Happy End

Acclaimed Austrian filmmaker Michael Haneke is up to his usual tricks in this dark, unsettling tale of family dysfunction.
Sarah Ward
February 08, 2018

Overview

As the title of a franchise, Insidious has already been taken. Which is unfortunate, because it would have suited the pictures of Michael Haneke perfectly. Although his movies don't comprise an interconnected series, they're linked by the filmmaker's continued obsession with the way people really behave. In the work of the acclaimed writer-director, seemingly ordinary situations become something else entirely, whether it's strangers knocking at the door in Funny Games, a family going about its normal business in Cache, or an elderly couple at the end of their lives in Amour. With considerable cunning, Haneke's stories unsettle by gradually exposing the facade behind which we all live — particularly when matters of love, loyalty and the complicated bonds of blood are involved.

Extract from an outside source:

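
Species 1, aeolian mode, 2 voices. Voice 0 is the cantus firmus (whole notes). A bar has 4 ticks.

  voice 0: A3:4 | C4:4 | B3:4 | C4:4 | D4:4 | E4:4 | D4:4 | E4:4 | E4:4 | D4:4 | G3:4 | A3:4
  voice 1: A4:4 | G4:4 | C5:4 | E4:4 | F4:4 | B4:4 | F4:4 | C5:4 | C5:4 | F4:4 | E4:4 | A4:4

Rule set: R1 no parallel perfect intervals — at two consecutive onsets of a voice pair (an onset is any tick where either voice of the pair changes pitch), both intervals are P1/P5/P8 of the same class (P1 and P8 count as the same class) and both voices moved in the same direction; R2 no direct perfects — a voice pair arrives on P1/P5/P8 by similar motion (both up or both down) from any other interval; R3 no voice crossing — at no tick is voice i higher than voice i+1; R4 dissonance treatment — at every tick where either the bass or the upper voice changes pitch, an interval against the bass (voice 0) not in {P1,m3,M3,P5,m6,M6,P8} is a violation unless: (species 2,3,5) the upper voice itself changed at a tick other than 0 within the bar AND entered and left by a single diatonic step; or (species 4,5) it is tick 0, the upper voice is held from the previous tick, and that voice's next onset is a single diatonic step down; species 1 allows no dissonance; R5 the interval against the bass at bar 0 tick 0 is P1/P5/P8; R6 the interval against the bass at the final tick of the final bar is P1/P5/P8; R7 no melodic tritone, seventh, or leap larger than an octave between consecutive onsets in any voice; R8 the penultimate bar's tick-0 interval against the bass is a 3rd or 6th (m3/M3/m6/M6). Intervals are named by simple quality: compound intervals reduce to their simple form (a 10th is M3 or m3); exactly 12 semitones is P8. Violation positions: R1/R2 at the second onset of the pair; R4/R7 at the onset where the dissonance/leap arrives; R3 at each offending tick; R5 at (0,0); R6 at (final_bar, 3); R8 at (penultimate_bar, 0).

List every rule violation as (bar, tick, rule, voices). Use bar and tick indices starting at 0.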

Sporting an ironic moniker, Happy End is no different. If you're onboard with the type of humour Haneke demonstrates in those two words, then you're well prepared for the sly comic social critique that follows. Setting the subject of social media firmly in its sights, the director's latest film doesn't hold back, tearing down humanity's contemporary fondness for screens over in-person interactions. What we're snapping, filming, uploading, posting, emailing, reading, watching, scrolling through and clicking on is one of Haneke's two main targets. How we treat even our closest relatives when we're more concerned with likes, shares and our own busy lives is the other.

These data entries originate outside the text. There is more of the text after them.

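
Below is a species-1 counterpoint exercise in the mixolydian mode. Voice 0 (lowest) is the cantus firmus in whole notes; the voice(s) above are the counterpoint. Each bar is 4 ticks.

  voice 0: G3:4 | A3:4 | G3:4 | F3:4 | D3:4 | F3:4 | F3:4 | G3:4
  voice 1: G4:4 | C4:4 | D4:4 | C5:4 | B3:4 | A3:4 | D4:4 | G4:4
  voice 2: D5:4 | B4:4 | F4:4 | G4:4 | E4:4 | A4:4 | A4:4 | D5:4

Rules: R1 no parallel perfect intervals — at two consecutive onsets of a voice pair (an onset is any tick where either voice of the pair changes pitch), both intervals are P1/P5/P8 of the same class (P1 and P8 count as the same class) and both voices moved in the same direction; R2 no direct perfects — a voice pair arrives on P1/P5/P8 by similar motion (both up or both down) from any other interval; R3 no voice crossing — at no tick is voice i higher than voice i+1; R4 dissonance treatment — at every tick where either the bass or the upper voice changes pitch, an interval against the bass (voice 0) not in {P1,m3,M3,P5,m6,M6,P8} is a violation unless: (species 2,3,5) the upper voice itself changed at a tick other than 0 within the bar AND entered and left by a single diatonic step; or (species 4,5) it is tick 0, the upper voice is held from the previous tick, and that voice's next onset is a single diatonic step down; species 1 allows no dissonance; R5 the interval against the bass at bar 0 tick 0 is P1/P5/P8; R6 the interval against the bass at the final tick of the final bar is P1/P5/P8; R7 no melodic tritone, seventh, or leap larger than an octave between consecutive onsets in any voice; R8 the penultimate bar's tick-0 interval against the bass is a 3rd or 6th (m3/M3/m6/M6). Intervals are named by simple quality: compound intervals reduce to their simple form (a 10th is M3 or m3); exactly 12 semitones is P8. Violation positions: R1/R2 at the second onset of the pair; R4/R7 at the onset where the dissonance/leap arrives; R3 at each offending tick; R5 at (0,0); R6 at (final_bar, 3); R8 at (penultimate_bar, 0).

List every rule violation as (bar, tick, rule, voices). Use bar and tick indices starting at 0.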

Opening with Snapchat footage, it's quickly apparent that something sinister is brewing. Although we don't initially know who's responsible, seeing a hamster being drugged doesn't paint a contented picture, and nor does vision of a clearly miserable woman. Then Happy End introduces 12-year-old Eve Laurent (Fantine Harduin), who is bundled off to stay with her father (Mathieu Kassovitz) and his incredibly wealthy extended family after her mother overdoses. Not that anyone in her new mansion home pays the girl much attention. They're as content to ignore her as they are her increasingly senile grandfather Georges (Jean-Louis Trintignant). As Eve's stepmother (Laura Verlinden) fusses over her new baby, her aunt Anne (Isabelle Huppert) prepares to take over the family construction company, and various family crises bubble up, the pre-teen and the octogenarian form a bleak kind of bond.

Other than his new social media savvy (and a standout karaoke scene soundtracked to Sia's 'Chandelier'), Haneke ticks plenty of recognisable boxes with Happy End. A little too many, perhaps. He doesn't lose his ability to intrigue, but it's obvious that he's relying upon his established tricks and trademarks, almost as if he's making his own greatest hits package. In a way, keeping to his usual beats supports the recurring message in many of his movies: that life's woes and worries tend to repeat. That said, when spotting the filmmaker's familiar flourishes is more interesting than sections of the narrative, it's also a problem.

Still, even when he's retracing his own footsteps with a knowing wink and smile, Haneke's work sits in its own category. The playfulness paired with grim scenarios, the long shots urging viewers not to tear their eyes away, the unease oozing from every scene and performance: it's all there, deployed with the requisite finesse. And while the final result isn't among Haneke's best films, when it comes to plunging into the chilling darkness behind carefully cultivated public personas, no one does it quite like the Austrian master.